Let me set the scene. It’s 5:30 a.m. yesterday. Pitch dark. Nothing lighting the crisp fall morning other than the spreader lights on my boat. Eight rods are rigged and ready, and just after 6 a.m., my dad and cousin roll in to join me for a day of chasing stripers. The bite has gotten hot, and yesterday was my first chance to grab a piece of the action. I jump on the bow and untie the lines while dad unties the sterns. The outboard is idling away, warming up for some run-and-gun. Then dad nudges the throttle to bump us out of the slip, and the outboard shuts down. He turns the key and there is that horrid, screaming alarm that lets you know something ain’t right. Try as he might to get the engine to turn, she just won’t kick.
What happens next is what I believe to be the natural reaction of most anglers faced with this situation. You freak out, but convince yourself that you can fix it. We tie the boat back up, break out the tool box, pop off the engine cowling, and suddenly there are ratchets and screwdrivers flying around. It’s definitely a fuel issue. She’s not sucking any up. The big problem here, however, is that dad nor I really know much about outboards. So you tinker with what you kind of understand.
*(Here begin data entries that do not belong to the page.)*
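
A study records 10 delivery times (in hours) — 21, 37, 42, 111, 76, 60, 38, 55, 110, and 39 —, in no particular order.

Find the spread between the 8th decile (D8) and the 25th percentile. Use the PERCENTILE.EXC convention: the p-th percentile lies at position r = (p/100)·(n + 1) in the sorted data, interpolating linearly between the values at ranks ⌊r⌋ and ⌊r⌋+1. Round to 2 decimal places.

65.45

Sorted: 21, 37, 38, 39, 42, 55, 60, 76, 110, 111.
n = 10.
P25: r = 2.75; ranks 2–3 are 37, 38; interpolating gives 37.75.
P80: r = 8.8; ranks 8–9 are 76, 110; interpolating gives 103.2.
Difference: 103.2 − 37.75 = 65.45.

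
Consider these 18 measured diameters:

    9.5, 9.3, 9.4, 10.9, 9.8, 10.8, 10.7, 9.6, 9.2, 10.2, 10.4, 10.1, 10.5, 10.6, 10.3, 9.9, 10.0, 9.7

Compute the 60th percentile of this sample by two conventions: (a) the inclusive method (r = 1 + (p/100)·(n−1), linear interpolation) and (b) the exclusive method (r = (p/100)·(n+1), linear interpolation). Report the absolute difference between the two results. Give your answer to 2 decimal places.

0.02

Sorted: 9.2, 9.3, 9.4, 9.5, 9.6, 9.7, 9.8, 9.9, 10.0, 10.1, 10.2, 10.3, 10.4, 10.5, 10.6, 10.7, 10.8, 10.9.
n = 18.
(a) r = 11.2; between ranks 11 (10.2) and 12 (10.3): 10.22.
(b) r = 11.4; between ranks 11 (10.2) and 12 (10.3): 10.24.
|10.22 − 10.24| = 0.02.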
Check the filters. Check the fuel line connections. Pump the ball. After about 45 minutes of going nowhere on a fix, I lay down on the dock in frustration, doing everything I can to stop myself from crying. Meanwhile, all my buddies are offshore already, and I’m just waiting for the phone calls to start. The new plan is to sit tight until 8 when the guys show up at the marina office. We’ll have them listen. Your hope is that it’s something an expert will say is no big deal, but in reality you know there’s a good chance it’s a fuel pump or something that can’t be fixed on the spot, so you’ll have to pack up the rods and go home.
At 8, dad flags down one of the guys from the marina shop and tells him what’s going on. He jumps on the boat, reaches to turn the key and shoots me a smirk: “You know your kill switch isn’t connected, right?”
I’m not sure if I was more upset about missing an hour and a half on the water, or that while pining over pumps and filters, nobody ever thought to check the kill switch. It must have shook loose somehow right when dad hit the throttle. We’ve had the boat 7 years now, and in all that time I don’t think the kill switch was ever disconnected, which I guess is why my head didn’t instantly go there. I think the lesson learned is that when trouble arises, it’s so easy to get caught up in the fix that you often overlook the simplest solution. The marina dude shook our hands with a smile and off we went. Luckily, the bite hadn’t started yet, and we showed up just in time for the first push of bass on the bait schools.